On the heels of my last piece about Wild Horse Winery’s experiments with exotic grape varieties, we have a Grüner Veltliner from California. Most purists feel that Grüner should stay in Austria, and Austria should avoid the international grapes you find everywhere – Chardonnay, Cabernet, etc.
While I agree that traditional winemaking regions are better off using the grape varieties with which they have long and good track records, California is not among them. Winemaking in the US is still in a relatively nascent stage. There could be many grapes perfectly suited to growing regions in the United States if only they were considered. I am also not saying that California is a better place to grow Grüner than Austria. I’m only discussing this one particular wine from this one particular region.
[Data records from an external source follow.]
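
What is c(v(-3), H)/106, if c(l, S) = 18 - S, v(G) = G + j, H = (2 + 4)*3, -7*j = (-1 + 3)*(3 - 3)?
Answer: 0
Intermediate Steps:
j = 0 (j = -(-1 + 3)*(3 - 3)/7 = -2*0/7 = -⅐*0 = 0)
H = 18 (H = 6*3 = 18)
v(G) = G (v(G) = G + 0 = G)
c(v(-3), H)/106 = (18 - 1*18)/106 = (18 - 18)*(1/106) = 0*(1/106) = 0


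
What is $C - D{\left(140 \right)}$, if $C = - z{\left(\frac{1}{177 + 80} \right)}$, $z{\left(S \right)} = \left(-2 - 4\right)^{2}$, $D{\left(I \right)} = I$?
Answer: $-176$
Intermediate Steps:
$z{\left(S \right)} = 36$ ($z{\left(S \right)} = \left(-6\right)^{2} = 36$)
$C = -36$ ($C = \left(-1\right) 36 = -36$)
$C - D{\left(140 \right)} = -36 - 140 = -176$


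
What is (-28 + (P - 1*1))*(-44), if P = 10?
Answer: 836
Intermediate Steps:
(-28 + (P - 1*1))*(-44) = (-28 + (10 - 1*1))*(-44) = (-28 + (10 - 1))*(-44) = (-28 + 9)*(-44) = -19*(-44) = 836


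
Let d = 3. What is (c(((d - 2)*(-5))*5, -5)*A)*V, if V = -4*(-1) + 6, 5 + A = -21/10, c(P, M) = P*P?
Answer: -44375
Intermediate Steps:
c(P, M) = P²
A = -71/10 (A = -5 - 21/10 = -71/10 ≈ -7.1000)
V = 10 (V = 4 + 6 = 10)
(c(((d - 2)*(-5))*5, -5)*A)*V = ((((3 - 2)*(-5))*5)²*(-71/10))*10 = (((1*(-5))*5)²*(-71/10))*10 = ((-5*5)²*(-71/10))*10 = ((-25)²*(-71/10))*10 = (625*(-71/10))*10 = -8875/2*10 = -44375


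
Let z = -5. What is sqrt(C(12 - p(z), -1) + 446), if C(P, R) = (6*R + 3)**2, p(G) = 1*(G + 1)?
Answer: sqrt(455) ≈ 21.331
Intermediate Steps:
p(G) = 1 + G (p(G) = 1*(1 + G) = 1 + G)
C(P, R) = (3 + 6*R)**2
sqrt(C(12 - p(z), -1) + 446) = sqrt(9*(1 + 2*(-1))**2 + 446) = sqrt(9*(1 - 2)**2 + 446) = sqrt(9*(-1)**2 + 446) = sqrt(9*1 + 446) = sqrt(9 + 446) = sqrt(455)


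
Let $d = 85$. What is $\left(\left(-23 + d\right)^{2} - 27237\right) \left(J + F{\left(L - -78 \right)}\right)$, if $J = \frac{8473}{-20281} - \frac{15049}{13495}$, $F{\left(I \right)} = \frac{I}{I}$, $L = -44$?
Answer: $\frac{3412098511937}{273692095} \approx 12467.0$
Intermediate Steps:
$F{\left(I \right)} = 1$
$J = - \frac{419551904}{273692095}$ ($J = 8473 \left(- \frac{1}{20281}\right) - \frac{15049}{13495} = - \frac{8473}{20281} - \frac{15049}{13495} = - \frac{419551904}{273692095} \approx -1.5329$)
$\left(\left(-23 + d\right)^{2} - 27237\right) \left(J + F{\left(L - -78 \right)}\right) = \left(\left(-23 + 85\right)^{2} - 27237\right) \left(- \frac{419551904}{273692095} + 1\right) = \left(62^{2} - 27237\right) \left(- \frac{145859809}{273692095}\right) = \left(3844 - 27237\right) \left(- \frac{145859809}{273692095}\right) = \left(-23393\right) \left(- \frac{145859809}{273692095}\right) = \frac{3412098511937}{273692095}$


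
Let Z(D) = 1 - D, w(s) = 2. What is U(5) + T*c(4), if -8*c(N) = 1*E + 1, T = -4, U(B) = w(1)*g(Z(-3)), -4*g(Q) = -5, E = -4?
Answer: 1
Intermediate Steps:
g(Q) = 5/4 (g(Q) = -¼*(-5) = 5/4)
U(B) = 5/2 (U(B) = 2*(5/4) = 5/2)
c(N) = 3/8 (c(N) = -(1*(-4) + 1)/8 = -(-4 + 1)/8 = -⅛*(-3) = 3/8)
U(5) + T*c(4) = 5/2 - 4*3/8 = 5/2 - 3/2 = 1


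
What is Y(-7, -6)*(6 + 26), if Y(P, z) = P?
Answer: -224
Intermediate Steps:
Y(-7, -6)*(6 + 26) = -7*(6 + 26) = -7*32 = -224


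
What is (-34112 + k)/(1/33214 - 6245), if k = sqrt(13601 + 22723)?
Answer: 1132995968/207421429 - 199284*sqrt(1009)/207421429 ≈ 5.4318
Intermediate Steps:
k = 6*sqrt(1009) (k = sqrt(36324) = 6*sqrt(1009) ≈ 190.59)
(-34112 + k)/(1/33214 - 6245) = (-34112 + 6*sqrt(1009))/(1/33214 - 6245) = (-34112 + 6*sqrt(1009))/(-207421429/33214) = (-34112 + 6*sqrt(1009))*(-33214/207421429) = 1132995968/207421429 - 199284*sqrt(1009)/207421429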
Darcie Kent’s 2011 Grüner Veltliner is grown on Rava’s Blackjack Vineyard, which is on a hillside overlooking the valley floor in Monterey County. This vineyard benefits from brisk coastal breezes and lots of fog. Pinot Noir does well here, too.
Since this is one of the few Californian Grüner Veltliners on the market, I can’t make a comparison with, say, a Grüner grown in Napa Valley or the Santa Lucia Highlands.
According to Kerry Kirkham in Winesandwines.com, the Grape Crush Report from the USDA’s National Agriculture Statistics Service shows that California processors didn’t crush any Grüner Veltliner in 2008.
In 2009 we began to see the grape in California, but as a percentage of the total amount, production continues to be negligible. In Austria, on the other hand, the grape represents one-third of total production.
This particular wine has aromas of peaches and tangerines followed by a whiff of gunpowder. It is very glycerol on the palate. Flavors of fruits follow nose. The acid level is closer to an Alsatian Pinot Blanc than an Austrian Grüner. It is a very refreshing and enjoyable aperitif.
This wine is available for $15 at Bowery & Vine, 269 Bowery, NYC, 212-941-7943.